Heavily in debt and looking at a 300 per cent tax increase, the Township of Fauquier-Strickland has instead voted to end all municipal operations and layoff all staff effective Aug. 1.
The community, which is northwest of Timmins and has just more than 400 residents, has accumulated more than $2.5 million in operating debt in the last decade, with all reserve funds depleted.

In a letter to the Ministry of Municipal Affairs and Housing, Mayor Madeleine Tremblay said her community “faces complete financial collapse within weeks.”
If that happens, Tremblay said residents would be left “without essential services and creating an emergency that will inevitably require far more costly provincial intervention.” The letter, addressed to Minister Robert Flack, said addressing the deficit would have meant a 300 per cent tax increase, “an impossible burden for our residents to bear.”
Couldn’t get a bank loan
The township applied for a $2 million bank loan and made deep budget cuts to allow it to reduce the property tax hike to 26 per cent.
But the bank is requiring further information before approving the loan, Tremblay said, including data that won’t be available until 2026.

“This creates an impossible bureaucratic trap entirely beyond our control,” she said.
“We cannot access the financing we desperately need because we cannot provide documentation that will not exist for another year, yet we are expected to continue operating essential services without any means of funding them without the implementation of an exorbitant and unprecedented tax increase.”
Tremblay said they have been seeking help from the Ministry since 2021, without success.
“Our residents rely on road maintenance, snow plowing, water and wastewater systems, waste management and fire protection services.”
— Mayor Madeleine Tremblay
“The only response received was that MMAH would not be able to provide assistance until our 2024 audited financial statements and FIR are submitted,” she said.
“This circular bureaucratic reasoning has left our council, administration, and community trapped in an impossible situation while time runs out.”
The township employs three part-time and five full-time employees, making it the largest employer in the area, and the only one offering summer student employment.

But this year, they couldn’t apply for summer student grants because they didn’t have the money to pay their share.

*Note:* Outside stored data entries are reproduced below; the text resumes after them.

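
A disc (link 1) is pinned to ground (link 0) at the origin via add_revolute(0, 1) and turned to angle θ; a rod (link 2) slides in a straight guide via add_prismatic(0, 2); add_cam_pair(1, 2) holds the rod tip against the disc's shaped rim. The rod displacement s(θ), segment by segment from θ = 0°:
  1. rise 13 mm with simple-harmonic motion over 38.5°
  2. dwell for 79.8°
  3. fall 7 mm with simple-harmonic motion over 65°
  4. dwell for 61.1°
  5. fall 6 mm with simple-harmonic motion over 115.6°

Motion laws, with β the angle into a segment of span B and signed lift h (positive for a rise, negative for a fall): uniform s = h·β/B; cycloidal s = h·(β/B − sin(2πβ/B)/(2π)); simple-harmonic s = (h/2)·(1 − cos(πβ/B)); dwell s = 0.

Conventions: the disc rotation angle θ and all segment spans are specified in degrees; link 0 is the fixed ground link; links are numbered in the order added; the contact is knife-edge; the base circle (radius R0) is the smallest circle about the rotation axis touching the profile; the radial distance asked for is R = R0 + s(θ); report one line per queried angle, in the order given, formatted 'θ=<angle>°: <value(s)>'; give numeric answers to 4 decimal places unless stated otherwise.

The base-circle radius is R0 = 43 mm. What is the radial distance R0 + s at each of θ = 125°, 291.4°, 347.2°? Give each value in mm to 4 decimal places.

segment 1 (0° to 38.5°, simple-harmonic, h = 13) is passed completely: s = 0.0000 + (13) = 13.0000
segment 2 (38.5° to 118.3°, dwell): s unchanged at 13.0000
θ = 125° falls in segment 3 (118.3° to 183.3°, simple-harmonic, h = -7): β = 125 − 118.3 = 6.7°, B = 65°; Δs = -7/2·(1 − cos(π·0.1031)) = -0.1819; s = 13.0000 − 0.1819 = 12.8181
segment 3 (118.3° to 183.3°, simple-harmonic, h = -7) is passed completely: s = 13.0000 + (-7) = 6.0000
segment 4 (183.3° to 244.4°, dwell): s unchanged at 6.0000
θ = 291.4° falls in segment 5 (244.4° to 360°, simple-harmonic, h = -6): β = 291.4 − 244.4 = 47°, B = 115.6°; Δs = -6/2·(1 − cos(π·0.4066)) = -2.1321; s = 6.0000 − 2.1321 = 3.8679
θ = 347.2° falls in segment 5 (244.4° to 360°, simple-harmonic, h = -6): β = 347.2 − 244.4 = 102.8°, B = 115.6°; Δs = -6/2·(1 − cos(π·0.8893)) = -5.8203; s = 6.0000 − 5.8203 = 0.1797
θ=125°: R = R0 + s = 43 + 12.8181 = 55.8181
θ=291.4°: R = R0 + s = 43 + 3.8679 = 46.8679
θ=347.2°: R = R0 + s = 43 + 0.1797 = 43.1797

θ=125°: 55.8181
θ=291.4°: 46.8679
θ=347.2°: 43.1797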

And in mid-June, all part-time staff and one full-time administrative staff were laid off.
More layoffs coming
More layoffs are pending, Tremblay added.

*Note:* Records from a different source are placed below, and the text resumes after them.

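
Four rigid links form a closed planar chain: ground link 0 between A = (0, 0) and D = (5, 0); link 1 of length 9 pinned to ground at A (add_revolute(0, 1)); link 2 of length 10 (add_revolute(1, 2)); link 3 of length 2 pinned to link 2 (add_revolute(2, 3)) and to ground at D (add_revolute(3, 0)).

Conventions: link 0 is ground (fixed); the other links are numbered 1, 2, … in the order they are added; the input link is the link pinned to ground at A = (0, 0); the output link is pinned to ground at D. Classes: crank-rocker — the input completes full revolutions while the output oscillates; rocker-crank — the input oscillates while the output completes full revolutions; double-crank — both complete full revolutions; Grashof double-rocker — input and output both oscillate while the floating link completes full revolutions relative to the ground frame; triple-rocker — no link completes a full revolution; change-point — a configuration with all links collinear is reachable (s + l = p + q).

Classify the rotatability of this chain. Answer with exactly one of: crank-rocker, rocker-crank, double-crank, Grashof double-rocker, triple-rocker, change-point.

lengths: ground=5, input=9, coupler=10, output=2
sorted: s=2 (shortest), l=10 (longest), p+q=14
s + l = 12 vs p + q = 14
s + l < p + q (Grashof) with shortest = output link → rocker-crank

rocker-crank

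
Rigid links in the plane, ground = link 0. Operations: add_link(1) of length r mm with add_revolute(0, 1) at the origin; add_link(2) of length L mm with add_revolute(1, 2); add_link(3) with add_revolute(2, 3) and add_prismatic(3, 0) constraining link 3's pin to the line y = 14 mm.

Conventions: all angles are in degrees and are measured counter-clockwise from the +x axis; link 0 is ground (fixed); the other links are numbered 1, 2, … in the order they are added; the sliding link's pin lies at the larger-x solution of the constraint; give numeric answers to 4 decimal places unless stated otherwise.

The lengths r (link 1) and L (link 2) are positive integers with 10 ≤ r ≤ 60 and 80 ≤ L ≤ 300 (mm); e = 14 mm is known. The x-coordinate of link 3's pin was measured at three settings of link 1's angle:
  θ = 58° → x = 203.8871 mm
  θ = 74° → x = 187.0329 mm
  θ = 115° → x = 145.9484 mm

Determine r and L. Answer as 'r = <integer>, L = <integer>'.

constraint per measurement: (x − r cos θ)² + (r sin θ − e)² = L²
subtracting the θ₁ and θ₂ equations cancels the r² and L² terms:
r = (x₁² − x₂²) / (2[(x₁cos θ₁ + e sin θ₁) − (x₂cos θ₂ + e sin θ₂)]) = 59.9999 → r = 60
L² = (x₁ − r cos θ₁)² + (r sin θ₁ − e)² = 30975.9845 → L = 176.0000 → L = 176
check at θ₃=115°: x = 145.9484 (printed 145.9484) ✓

r = 60, L = 176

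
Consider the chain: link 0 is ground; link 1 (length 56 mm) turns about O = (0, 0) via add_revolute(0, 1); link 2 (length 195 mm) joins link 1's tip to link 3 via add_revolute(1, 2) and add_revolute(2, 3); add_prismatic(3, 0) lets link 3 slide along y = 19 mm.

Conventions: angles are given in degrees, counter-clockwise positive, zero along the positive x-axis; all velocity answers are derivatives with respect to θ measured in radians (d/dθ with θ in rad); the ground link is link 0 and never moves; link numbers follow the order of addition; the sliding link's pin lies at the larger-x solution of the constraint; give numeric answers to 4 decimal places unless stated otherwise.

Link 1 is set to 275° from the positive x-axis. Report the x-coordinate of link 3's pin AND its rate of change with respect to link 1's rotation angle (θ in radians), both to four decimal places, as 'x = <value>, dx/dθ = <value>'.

geometry: r = 56 mm, L = 195 mm, e = 19 mm
crank pin P = (r cos θ, r sin θ) = (4.880722, -55.786903)
h = r sin θ − e = -55.786903 − 19 = -74.786903
x = r cos θ + √(L² − h²) = 4.880722 + 180.088642 = 184.969364
dx/dθ = −r sin θ − h·r cos θ/√(L² − h²) (θ in radians; h = -74.786903) = 57.813761

x = 184.9694, dx/dθ = 57.8138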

“Our residents rely on road maintenance, snow plowing, water and wastewater systems, waste management and fire protection services,” she wrote.
“The discontinuation of these services will create serious public health and safety risks that will result in expensive emergency provincial intervention, far exceeding the cost of supporting us through this crisis now.”
Tremblay is asking Flack to appoint a municipal supervisor to help them and provide emergency funding “to prevent service collapse while long-term solutions are developed.”
In response to a request for comment from CTV News on the situation in Fauquier-Strickland, the Ministry of Municipal Affairs and Housing sent us this statement:
“(Infrastructure) Minister Kinga Surma recently met with several northeastern municipalities, including Fauquier-Strickland, to discuss local priorities.”
“Our government is continuing to explore the best way to support the township with municipal infrastructure -- including building on the $315,000 we have invested in the township through the Ontario Community Infrastructure Fund over the last three years.”
And on Wednesday afternoon, Alexandra Sanita, a spokesperson for Flack, sent another statement:
“The Ministry of Municipal Affairs and Housing is actively engaging with the Township of Fauquier-Strickland on their local challenges.”
After voting to dissolve as of Aug. 1, council in the community also considered selling its snowplow. It needs costly repairs that it can’t afford, so the motion would put it up for sale for “scrap value.”